In this manuscript, we study the stability of the origin for the multivariate geometric Brownian motion. More precisely, under suitable sufficient conditions, we construct a Lyapunov function such that the origin of the multivariate geometric Brownian motion is globally asymptotically stable in probability. Moreover, we show that such conditions can be rewritten as a Bilinear Matrix Inequality (BMI) feasibility problem.

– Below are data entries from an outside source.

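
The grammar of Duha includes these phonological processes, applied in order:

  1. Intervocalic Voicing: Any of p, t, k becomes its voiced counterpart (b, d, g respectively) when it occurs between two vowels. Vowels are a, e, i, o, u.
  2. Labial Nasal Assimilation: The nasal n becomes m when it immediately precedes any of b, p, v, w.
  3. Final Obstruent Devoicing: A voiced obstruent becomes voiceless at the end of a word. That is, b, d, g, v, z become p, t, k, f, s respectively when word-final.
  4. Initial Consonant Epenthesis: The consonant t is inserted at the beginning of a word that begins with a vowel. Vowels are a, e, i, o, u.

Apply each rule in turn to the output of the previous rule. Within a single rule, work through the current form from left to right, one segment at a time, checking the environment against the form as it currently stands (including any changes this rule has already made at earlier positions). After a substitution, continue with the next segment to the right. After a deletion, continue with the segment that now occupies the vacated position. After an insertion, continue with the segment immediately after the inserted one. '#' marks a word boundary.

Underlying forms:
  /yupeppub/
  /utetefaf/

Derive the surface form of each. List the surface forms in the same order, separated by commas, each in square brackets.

/yupeppub/:
  1 Intervocalic Voicing: [yupeppub] → [yubeppub]
  2 Labial Nasal Assimilation: no change — [yubeppub]
  3 Final Obstruent Devoicing: [yubeppub] → [yubeppup]
  4 Initial Consonant Epenthesis: no change — [yubeppup]
/utetefaf/:
  1 Intervocalic Voicing: [utetefaf] → [udedefaf]
  2 Labial Nasal Assimilation: no change — [udedefaf]
  3 Final Obstruent Devoicing: no change — [udedefaf]
  4 Initial Consonant Epenthesis: [udedefaf] → [tudedefaf]

[yubeppup], [tudedefaf]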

We stress that no commutativity relations between the drift matrix and the noise dispersion matrices are assumed and therefore the so-called Magnus representation of the solution of the multivariate geometric Brownian motion is complicated. In addition, we exemplify our method in numerous specific models from the literature such as random linear oscillators, satellite dynamics, inertia systems, diagonal and non-diagonal noise systems, cancer self-remission and smoking.

翻译：本文研究了多元几何布朗运动原点的稳定性。具体而言，在适当的充分条件下，我们构建了一个李雅普诺夫函数，使得多元几何布朗运动的原点在概率意义下是全局渐近稳定的。此外，我们证明了此类条件可以改写为一个双线性矩阵不等式的可行性问题。需要强调的是，我们未假设漂移矩阵与噪声扩散矩阵之间存在任何交换关系，因此多元几何布朗运动解的所谓马格努斯表示形式较为复杂。此外，我们通过文献中的多个具体模型例证了本方法，包括随机线性振荡器、卫星动力学、惯性系统、对角与非对角噪声系统、癌症自愈及吸烟模型等。